Segundo a coordenadora-geral de negociação da PGFN, Mariana Lellis, “o montante recolhido corresponde ao valor líquido efetivamente pago aos cofres públicos.” As transações foram pactuadas individualmente no âmbito do Programa de Transação Integral, com o objetivo de reduzir custos processuais e riscos de resultado adverso em disputas judiciais.

Os incentivos incluíram redução de termos punitivos, e a PGFN aplicou descontos com base em critérios como tempo de tramitação, risco de derrota ou vitória do governo e custos de manutenção da cobrança. A autoridade afirmou que “os descontos concedidos nesses casos variaram de 10% a 30%” e que foram usados critérios para definir percentuais.

Quanto cada banco pagou e quais tributos estavam em disputa

As partes envolvidas assumiram débitos relacionados a diferentes tributos.
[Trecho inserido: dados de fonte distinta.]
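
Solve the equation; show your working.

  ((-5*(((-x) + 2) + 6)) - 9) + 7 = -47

Step 1. [((-5*(((-x) + 2) + 6)) - 9) + 7 = -47] peel the +7: subtract 7 from each side. So sub: (-5*(((-x) + 2) + 6)) - 9 = -54.
Step 2. [(-5*(((-x) + 2) + 6)) - 9 = -54] -9 is outermost — add 9 both sides, so sub: -5*(((-x) + 2) + 6) = -45.
Step 3. [-5*(((-x) + 2) + 6) = -45] leading coefficient -5: divide by -5. So div: ((-x) + 2) + 6 = 9.
Step 4. [((-x) + 2) + 6 = 9] subtract 6: x sits inside (… + 6) ⇒ sub: (-x) + 2 = 3.
Step 5. [(-x) + 2 = 3] 2 comes off first (subtract 2). So sub: -x = 1.
Step 6. [-x = 1] flip signs both sides, so neg: x = -1.

Answer: x ∈ {-1}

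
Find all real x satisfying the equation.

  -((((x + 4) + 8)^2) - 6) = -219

Step 1. [-((((x + 4) + 8)^2) - 6) = -219] LHS negated; negate both sides. So neg: (((x + 4) + 8)^2) - 6 = 219.
Step 2. [(((x + 4) + 8)^2) - 6 = 219] 6 comes off first (add 6), so sub: ((x + 4) + 8)^2 = 225.
Step 3. [((x + 4) + 8)^2 = 225] √ both sides: 225 ≥ 0 gives two branches. So sqrt: (x + 4) + 8 = 15 or -15.
Step 4. [(x + 4) + 8 = 15 or -15] the outer +8 inverts by subtracting 8. So sub: x + 4 = 7 or -23.
Step 5. [x + 4 = 7 or -23] subtract 4: x sits inside (… + 4). So sub: x = 3 or -27.

Answer: x ∈ {-27, 3}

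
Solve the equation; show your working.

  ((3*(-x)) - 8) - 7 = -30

Step 1. [((3*(-x)) - 8) - 7 = -30] 7 comes off first (add 7). So sub: (3*(-x)) - 8 = -23.
Step 2. [(3*(-x)) - 8 = -23] -8 is outermost — add 8 both sides, so sub: 3*(-x) = -15.
Step 3. [3*(-x) = -15] leading coefficient 3: divide by 3. So div: -x = -5.
Step 4. [-x = -5] LHS negated; negate both sides ⇒ neg: x = 5.

Answer: x ∈ {5}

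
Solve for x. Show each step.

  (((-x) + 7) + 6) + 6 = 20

Step 1. [(((-x) + 7) + 6) + 6 = 20] the outer +6 inverts by subtracting 6, so sub: ((-x) + 7) + 6 = 14.
Step 2. [((-x) + 7) + 6 = 14] 6 comes off first (subtract 6). So sub: (-x) + 7 = 8.
Step 3. [(-x) + 7 = 8] +7 is outermost — subtract 7 both sides. So sub: -x = 1.
Step 4. [-x = 1] flip signs both sides, so neg: x = -1.

Answer: x ∈ {-1}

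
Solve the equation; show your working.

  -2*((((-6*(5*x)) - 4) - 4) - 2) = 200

Step 1. [-2*((((-6*(5*x)) - 4) - 4) - 2) = 200] leading coefficient -2: divide by -2, so div: (((-6*(5*x)) - 4) - 4) - 2 = -100.
Step 2. [(((-6*(5*x)) - 4) - 4) - 2 = -100] the outer -2 inverts by adding 2 ⇒ sub: ((-6*(5*x)) - 4) - 4 = -98.
Step 3. [((-6*(5*x)) - 4) - 4 = -98] add 4: x sits inside (… - 4). So sub: (-6*(5*x)) - 4 = -94.
Step 4. [(-6*(5*x)) - 4 = -94] -4 is outermost — add 4 both sides. So sub: -6*(5*x) = -90.
Step 5. [-6*(5*x) = -90] -6 out front; divide by -6. So div: 5*x = 15.
Step 6. [5*x = 15] 5 out front; divide by 5. So div: x = 3.

Answer: x ∈ {3}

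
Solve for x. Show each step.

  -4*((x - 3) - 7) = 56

Step 1. [-4*((x - 3) - 7) = 56] -4·(inner) — divide through by -4. So div: (x - 3) - 7 = -14.
Step 2. [(x - 3) - 7 = -14] 7 comes off first (add 7) ⇒ sub: x - 3 = -7.
Step 3. [x - 3 = -7] add 3: x sits inside (… - 3) ⇒ sub: x = -4.

Answer: x ∈ {-4}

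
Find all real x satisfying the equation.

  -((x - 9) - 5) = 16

Step 1. [-((x - 9) - 5) = 16] leading − — multiply by −1, so neg: (x - 9) - 5 = -16.
Step 2. [(x - 9) - 5 = -16] peel the -5: add 5 from each side, so sub: x - 9 = -11.
Step 3. [x - 9 = -11] add 9: x sits inside (… - 9), so sub: x = -2.

Answer: x ∈ {-2}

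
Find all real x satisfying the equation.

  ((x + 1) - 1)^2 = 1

Step 1. [((x + 1) - 1)^2 = 1] LHS squared, RHS 1 ≥ 0: apply √ (±), so sqrt: (x + 1) - 1 = 1 or -1.
Step 2. [(x + 1) - 1 = 1 or -1] add 1: x sits inside (… - 1), so sub: x + 1 = 2 or 0.
Step 3. [x + 1 = 2 or 0] 1 comes off first (subtract 1), so sub: x = 1 or -1.

Answer: x ∈ {-1, 1}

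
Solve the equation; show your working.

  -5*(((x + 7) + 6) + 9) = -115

Step 1. [-5*(((x + 7) + 6) + 9) = -115] -5 out front; divide by -5, so div: ((x + 7) + 6) + 9 = 23.
Step 2. [((x + 7) + 6) + 9 = 23] +9 is outermost — subtract 9 both sides. So sub: (x + 7) + 6 = 14.
Step 3. [(x + 7) + 6 = 14] +6 is outermost — subtract 6 both sides, so sub: x + 7 = 8.
Step 4. [x + 7 = 8] +7 is outermost — subtract 7 both sides ⇒ sub: x = 1.

Answer: x ∈ {1}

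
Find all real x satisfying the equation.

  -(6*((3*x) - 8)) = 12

Step 1. [-(6*((3*x) - 8)) = 12] flip signs both sides ⇒ neg: 6*((3*x) - 8) = -12.
Step 2. [6*((3*x) - 8) = -12] leading coefficient 6: divide by 6, so div: (3*x) - 8 = -2.
Step 3. [(3*x) - 8 = -2] add 8: x sits inside (… - 8). So sub: 3*x = 6.
Step 4. [3*x = 6] 3 out front; divide by 3, so div: x = 2.

Answer: x ∈ {2}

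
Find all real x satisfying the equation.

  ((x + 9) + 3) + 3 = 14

Step 1. [((x + 9) + 3) + 3 = 14] the outer +3 inverts by subtracting 3, so sub: (x + 9) + 3 = 11.
Step 2. [(x + 9) + 3 = 11] the outer +3 inverts by subtracting 3, so sub: x + 9 = 8.
Step 3. [x + 9 = 8] the outer +9 inverts by subtracting 9 ⇒ sub: x = -1.

Answer: x ∈ {-1}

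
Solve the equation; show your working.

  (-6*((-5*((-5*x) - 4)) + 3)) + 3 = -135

Step 1. [(-6*((-5*((-5*x) - 4)) + 3)) + 3 = -135] 3 comes off first (subtract 3). So sub: -6*((-5*((-5*x) - 4)) + 3) = -138.
Step 2. [-6*((-5*((-5*x) - 4)) + 3) = -138] divide by the outer -6. So div: (-5*((-5*x) - 4)) + 3 = 23.
Step 3. [(-5*((-5*x) - 4)) + 3 = 23] the outer +3 inverts by subtracting 3 ⇒ sub: -5*((-5*x) - 4) = 20.
Step 4. [-5*((-5*x) - 4) = 20] leading coefficient -5: divide by -5 ⇒ div: (-5*x) - 4 = -4.
Step 5. [(-5*x) - 4 = -4] the outer -4 inverts by adding 4. So sub: -5*x = 0.
Step 6. [-5*x = 0] leading coefficient -5: divide by -5 ⇒ div: x = 0.

Answer: x ∈ {0}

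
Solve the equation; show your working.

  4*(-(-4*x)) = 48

Step 1. [4*(-(-4*x)) = 48] leading coefficient 4: divide by 4. So div: -(-4*x) = 12.
Step 2. [-(-4*x) = 12] leading − — multiply by −1 ⇒ neg: -4*x = -12.
Step 3. [-4*x = -12] leading coefficient -4: divide by -4, so div: x = 3.

Answer: x ∈ {3}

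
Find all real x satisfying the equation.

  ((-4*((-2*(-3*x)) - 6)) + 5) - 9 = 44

Step 1. [((-4*((-2*(-3*x)) - 6)) + 5) - 9 = 44] 9 comes off first (add 9), so sub: (-4*((-2*(-3*x)) - 6)) + 5 = 53.
Step 2. [(-4*((-2*(-3*x)) - 6)) + 5 = 53] the outer +5 inverts by subtracting 5. So sub: -4*((-2*(-3*x)) - 6) = 48.
Step 3. [-4*((-2*(-3*x)) - 6) = 48] LHS = -4·(…); ÷-4 both sides ⇒ div: (-2*(-3*x)) - 6 = -12.
Step 4. [(-2*(-3*x)) - 6 = -12] -2 | LHS and -2 | -12: pull -2 out ⇒ factor: (-3*x) + 3 = 6.
Step 5. [(-3*x) + 3 = 6] common factor -3 (LHS and 6) — divide through. So factor: x - 1 = -2.
Step 6. [x - 1 = -2] peel the -1: add 1 from each side. So sub: x = -1.

Answer: x ∈ {-1}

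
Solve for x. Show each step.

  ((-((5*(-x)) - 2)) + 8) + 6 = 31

Step 1. [((-((5*(-x)) - 2)) + 8) + 6 = 31] subtract 6: x sits inside (… + 6) ⇒ sub: (-((5*(-x)) - 2)) + 8 = 25.
Step 2. [(-((5*(-x)) - 2)) + 8 = 25] 8 comes off first (subtract 8), so sub: -((5*(-x)) - 2) = 17.
Step 3. [-((5*(-x)) - 2) = 17] leading − — multiply by −1, so neg: (5*(-x)) - 2 = -17.
Step 4. [(5*(-x)) - 2 = -17] the outer -2 inverts by adding 2, so sub: 5*(-x) = -15.
Step 5. [5*(-x) = -15] divide by the outer 5 ⇒ div: -x = -3.
Step 6. [-x = -3] leading − — multiply by −1, so neg: x = 3.

Answer: x ∈ {3}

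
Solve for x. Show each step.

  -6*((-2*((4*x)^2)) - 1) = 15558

Step 1. [-6*((-2*((4*x)^2)) - 1) = 15558] leading coefficient -6: divide by -6. So div: (-2*((4*x)^2)) - 1 = -2593.
Step 2. [(-2*((4*x)^2)) - 1 = -2593] the outer -1 inverts by adding 1, so sub: -2*((4*x)^2) = -2592.
Step 3. [-2*((4*x)^2) = -2592] LHS = -2·(…); ÷-2 both sides. So div: (4*x)^2 = 1296.
Step 4. [(4*x)^2 = 1296] LHS squared, RHS 1296 ≥ 0: apply √ (±) ⇒ sqrt: 4*x = 36 or -36.
Step 5. [4*x = 36 or -36] 4 out front; divide by 4 ⇒ div: x = 9 or -9.

Answer: x ∈ {-9, 9}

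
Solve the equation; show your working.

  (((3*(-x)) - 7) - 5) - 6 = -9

Step 1. [(((3*(-x)) - 7) - 5) - 6 = -9] 6 comes off first (add 6) ⇒ sub: ((3*(-x)) - 7) - 5 = -3.
Step 2. [((3*(-x)) - 7) - 5 = -3] 5 comes off first (add 5), so sub: (3*(-x)) - 7 = 2.
Step 3. [(3*(-x)) - 7 = 2] -7 is outermost — add 7 both sides, so sub: 3*(-x) = 9.
Step 4. [3*(-x) = 9] LHS = 3·(…); ÷3 both sides ⇒ div: -x = 3.
Step 5. [-x = 3] flip signs both sides ⇒ neg: x = -3.

Answer: x ∈ {-3}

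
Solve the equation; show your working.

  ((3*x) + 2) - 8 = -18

Step 1. [((3*x) + 2) - 8 = -18] -8 is outermost — add 8 both sides. So sub: (3*x) + 2 = -10.
Step 2. [(3*x) + 2 = -10] subtract 2: x sits inside (… + 2), so sub: 3*x = -12.
Step 3. [3*x = -12] LHS = 3·(…); ÷3 both sides ⇒ div: x = -4.

Answer: x ∈ {-4}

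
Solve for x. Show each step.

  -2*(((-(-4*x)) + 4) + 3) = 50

Step 1. [-2*(((-(-4*x)) + 4) + 3) = 50] leading coefficient -2: divide by -2, so div: ((-(-4*x)) + 4) + 3 = -25.
Step 2. [((-(-4*x)) + 4) + 3 = -25] subtract 3: x sits inside (… + 3). So sub: (-(-4*x)) + 4 = -28.
Step 3. [(-(-4*x)) + 4 = -28] peel the +4: subtract 4 from each side. So sub: -(-4*x) = -32.
Step 4. [-(-4*x) = -32] leading − — multiply by −1, so neg: -4*x = 32.
Step 5. [-4*x = 32] LHS = -4·(…); ÷-4 both sides, so div: x = -8.

Answer: x ∈ {-8}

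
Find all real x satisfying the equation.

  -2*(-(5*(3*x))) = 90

Step 1. [-2*(-(5*(3*x))) = 90] divide by the outer -2, so div: -(5*(3*x)) = -45.
Step 2. [-(5*(3*x)) = -45] leading − — multiply by −1. So neg: 5*(3*x) = 45.
Step 3. [5*(3*x) = 45] 5 out front; divide by 5, so div: 3*x = 9.
Step 4. [3*x = 9] leading coefficient 3: divide by 3, so div: x = 3.

Answer: x ∈ {3}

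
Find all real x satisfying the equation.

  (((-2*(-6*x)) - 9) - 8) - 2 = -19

Step 1. [(((-2*(-6*x)) - 9) - 8) - 2 = -19] peel the -2: add 2 from each side ⇒ sub: ((-2*(-6*x)) - 9) - 8 = -17.
Step 2. [((-2*(-6*x)) - 9) - 8 = -17] the outer -8 inverts by adding 8 ⇒ sub: (-2*(-6*x)) - 9 = -9.
Step 3. [(-2*(-6*x)) - 9 = -9] peel the -9: add 9 from each side. So sub: -2*(-6*x) = 0.
Step 4. [-2*(-6*x) = 0] -2·(inner) — divide through by -2, so div: -6*x = 0.
Step 5. [-6*x = 0] divide by the outer -6 ⇒ div: x = 0.

Answer: x ∈ {0}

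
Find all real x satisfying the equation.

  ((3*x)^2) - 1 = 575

Step 1. [((3*x)^2) - 1 = 575] 1 comes off first (add 1). So sub: (3*x)^2 = 576.
Step 2. [(3*x)^2 = 576] √ both sides: 576 ≥ 0 gives two branches ⇒ sqrt: 3*x = 24 or -24.
Step 3. [3*x = 24 or -24] divide by the outer 3, so div: x = 8 or -8.

Answer: x ∈ {-8, 8}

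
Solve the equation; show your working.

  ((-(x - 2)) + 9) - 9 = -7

Step 1. [((-(x - 2)) + 9) - 9 = -7] 9 comes off first (add 9). So sub: (-(x - 2)) + 9 = 2.
Step 2. [(-(x - 2)) + 9 = 2] 9 comes off first (subtract 9) ⇒ sub: -(x - 2) = -7.
Step 3. [-(x - 2) = -7] leading − — multiply by −1, so neg: x - 2 = 7.
Step 4. [x - 2 = 7] 2 comes off first (add 2). So sub: x = 9.

Answer: x ∈ {9}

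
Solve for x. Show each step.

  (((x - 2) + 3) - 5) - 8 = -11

Step 1. [(((x - 2) + 3) - 5) - 8 = -11] peel the -8: add 8 from each side. So sub: ((x - 2) + 3) - 5 = -3.
Step 2. [((x - 2) + 3) - 5 = -3] 5 comes off first (add 5) ⇒ sub: (x - 2) + 3 = 2.
Step 3. [(x - 2) + 3 = 2] 3 comes off first (subtract 3). So sub: x - 2 = -1.
Step 4. [x - 2 = -1] the outer -2 inverts by adding 2, so sub: x = 1.

Answer: x ∈ {1}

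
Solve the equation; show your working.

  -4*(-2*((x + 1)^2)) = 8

Step 1. [-4*(-2*((x + 1)^2)) = 8] -4 out front; divide by -4, so div: -2*((x + 1)^2) = -2.
Step 2. [-2*((x + 1)^2) = -2] LHS = -2·(…); ÷-2 both sides, so div: (x + 1)^2 = 1.
Step 3. [(x + 1)^2 = 1] 1 ≥ 0, LHS is (·)² — take ±√, so sqrt: x + 1 = 1 or -1.
Step 4. [x + 1 = 1 or -1] subtract 1: x sits inside (… + 1). So sub: x = 0 or -2.

Answer: x ∈ {-2, 0}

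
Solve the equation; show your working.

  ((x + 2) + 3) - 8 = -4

Step 1. [((x + 2) + 3) - 8 = -4] 8 comes off first (add 8) ⇒ sub: (x + 2) + 3 = 4.
Step 2. [(x + 2) + 3 = 4] peel the +3: subtract 3 from each side, so sub: x + 2 = 1.
Step 3. [x + 2 = 1] +2 is outermost — subtract 2 both sides ⇒ sub: x = -1.

Answer: x ∈ {-1}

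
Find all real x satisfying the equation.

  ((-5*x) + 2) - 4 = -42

Step 1. [((-5*x) + 2) - 4 = -42] add 4: x sits inside (… - 4), so sub: (-5*x) + 2 = -38.
Step 2. [(-5*x) + 2 = -38] peel the +2: subtract 2 from each side, so sub: -5*x = -40.
Step 3. [-5*x = -40] divide by the outer -5, so div: x = 8.

Answer: x ∈ {8}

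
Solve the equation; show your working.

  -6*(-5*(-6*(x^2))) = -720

Step 1. [-6*(-5*(-6*(x^2))) = -720] leading coefficient -6: divide by -6 ⇒ div: -5*(-6*(x^2)) = 120.
Step 2. [-5*(-6*(x^2)) = 120] LHS = -5·(…); ÷-5 both sides. So div: -6*(x^2) = -24.
Step 3. [-6*(x^2) = -24] LHS = -6·(…); ÷-6 both sides ⇒ div: x^2 = 4.
Step 4. [x^2 = 4] √ both sides: 4 ≥ 0 gives two branches, so sqrt: x = 2 or -2.

Answer: x ∈ {-2, 2}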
Nas discussões sobre a incidência da extinta CPMF em determinadas operações, o Santander recolheu cerca de R$ 1 bilhão após os descontos, e o Citi pagou aproximadamente R$ 400 milhões.

O acordo do Itaú somou cerca de R$ 1 bilhão, e incluiu débitos de Imposto de Renda, Contribuição Social sobre o Lucro Líquido, e questionamentos sobre cobrança de PIS e Cofins sobre receitas financeiras, mesmo após vitória do governo no Supremo Tribunal Federal sobre parte das matérias, diante da incerteza sobre modulação de efeitos.

Também foi firmado acordo com o Banco de Desenvolvimento de Minas Gerais, BDMG, envolvendo PIS e Cofins, com pagamento de R$ 140 milhões. Segundo a PGFN, os valores indicados foram pagos à vista pelas instituições.

Impacto fiscal e próximos passos

A PGFN ressaltou que os descontos médios concedidos chegaram a 21% quando considerados sobre multas, juros e encargos, como forma de tornar a transação atrativa. A autoridade disse que existe “um universo ainda muito maior de instituições financeiras, um universo muito maior de dívidas”, em referência a negociações que seguem sob sigilo.

Com os acordos, o governo obtém reforço de receita imediato e reduz passivos judiciais, enquanto bancos encerram riscos acumulados de litígios. A expectativa é que o total arrecadado aumente nas próximas semanas, à medida que os aproximadamente 70 pedidos de transação apresentados por empresas seguem em análise pelo órgão, conforme informado pela PGFN.

Reações e transparência

Itaú, Santander, Citi e BDMG não responderam aos pedidos de comentário feitos pela reportagem. A PGFN tem divulgado parâmetros e faixas de descontos para dar previsibilidade ao programa, mas muitos acordos continuam tramitando em sigilo, o que limita a transparência sobre detalhes individuais das transações.